Berkat kerja kerasnya, Dahlan berhasil
mengumpulkan uang untuk membeli sepeda secara mencicil dan kemudian dia bahkan
mampu membeli dua pasang sepatu untuk dirinya dan adiknya. Sekalipun semua itu
baru dapat diwujudkannya ketika ia duduk di kelas tiga SMA (Aliyah). Suatu
jalan yang panjang untuk sepasang sepatu. Sepasang sepatu yang kemudian lebih
banyak ditenteng oleh Dahlan karena ia merasa sayang menggunakannya.
“Takut rusak jadi sepatu ditenteng dan tetap
nyeker (telanjang kaki) ke sekolah supaya sepatunya awet." Namun Dahlan
punya apologi untuk itu. Ia bukannya malas bekerja, ia menghabiskan waktu
menjadi buruh di sawah berhari-hari dengan harapan dapat memperoleh upah untuk
membeli sepatu namun ternyata setiap kali menerima upah setiap kali itu pula
ada hal-hal lain yang lebih mendesak disbanding sepatu, missal beras, tepung
singkong, cabai, gula atau minyak tanah”.
“Mata berkunang-kunang, keringat bercucuran,
lutut gemetaran, telinga mendenging...Siksaan akibat rasa lapar ini memang tak
asing, tetapi masih saja berhasil mengusikku...Sungguh aku butuh tidur. Sejenak
pun bolehlah, Supaya lapar ini terlupakan," tulis Khrisna guna
menggambarkan kerasnya kehidupan Dahlan Kecil untuk mencapai mimpinya yang
“sederhana”.
Lempar Sepatu Dalam acara peluncuran novel
"Sepatu Dahlan" di Bunderan Hotel Indonesia, Jakarta, Minggu (27/5),
Dahlan kembali melakukan aksi "melempar". Tapi bukan kursi yang dia
lempar namun sepatu yang ia pakai. “Saya copot, lempar ke anda dan saya pakai
buatan Indonesia,” katanya. Pelemparan sepatu itu merupakan bentuk dari
penolakannya terhadap sepatu buatan luar negeri.
Lebih lanjut ia mengatakan bahwa novel
"Sepatu Dahlan" adalah satu bentuk teguran baginya selaku pejabat
publik untuk tidak lagi menggunakan sepatu buatan luar negeri. Setelah melempar
sepatunya, Dahlan kemudian mengawali Gerakan Sepatu untuk Anak Indonesia dengan
membagikan sekitar 1.000 sepatu untuk anak-anak Sekolah Dasar di seluruh sudut
Jakarta.
Aksi "bagi-bagi" sepatu itu memperoleh
rekor dari Museum Rekor Indonesia sebagai gerakan berbagi sepatu terbanyak
karena ditargetkan akan memberikan lebih dari 3.600 pasang sepatu bagi
anak-anak Indonesia.
Terkait novel yang disebut terinspirasi dari
kisah hidupnya, Dahlan mengaku kaget saat pertama kali memperoleh informasi
mengenai penulisan novel tersebut. Novel itu, katanya, juga membuat dia
penasaran karena dia adalah seorang penikmat novel.
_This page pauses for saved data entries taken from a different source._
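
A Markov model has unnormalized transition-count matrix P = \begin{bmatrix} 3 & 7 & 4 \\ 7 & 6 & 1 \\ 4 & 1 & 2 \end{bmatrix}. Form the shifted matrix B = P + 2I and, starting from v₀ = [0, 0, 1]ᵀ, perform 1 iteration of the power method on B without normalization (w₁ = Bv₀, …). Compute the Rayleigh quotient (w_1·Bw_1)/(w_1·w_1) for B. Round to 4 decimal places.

μ ≈ 10.4242

B = P + 2I has rows (5, 7, 4); (7, 8, 1); (4, 1, 4)
w1 = Bv₀ = (4, 1, 4)
Bw1 = (43, 40, 33)
w1·Bw1 = 344; w1·w1 = 33; μ ≈ 344/33 = 10.4242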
Namun ia memuji kepiawaian sang penulis yang
mampu menghidupkan kisah hidupnya. Tetapi, Dahlan mengingatkan bahwa beberapa
adegan dan tokoh yang terdapat dalam novel itu adalah fiktif walau semangatnya
sama.
Novel "Sepatu Dahlan" adalah bagian
pertama dari trilogi novel inspirasi Dahlan Iskan yang ditulis
oleh Khrisna Pabichara dan diterbitkan oleh Noura Books. Dalam
buku itu dikisahkan masa kecil Dahlan Iskan yang tumbuh besar dengan dua impian
yaitu sepatu dan sepeda serta kisahnya dengan seorang gadis bernama Aisha.
Menurut Khrisna, Dahlan kecil yang hidup di bawah garis kemiskinan tidak tega menyampaikan impiannya kepada orang tuanya sehingga dia berusaha untuk mewujudkannya dengan usahanya sendiri. Setiap hari ia harus berjalan puluhan kilometer untuk bersekolah tanpa alas kaki. Sepulang sekolah banyak pekerjaan yang harus dilakoninya demi sesuap tiwul.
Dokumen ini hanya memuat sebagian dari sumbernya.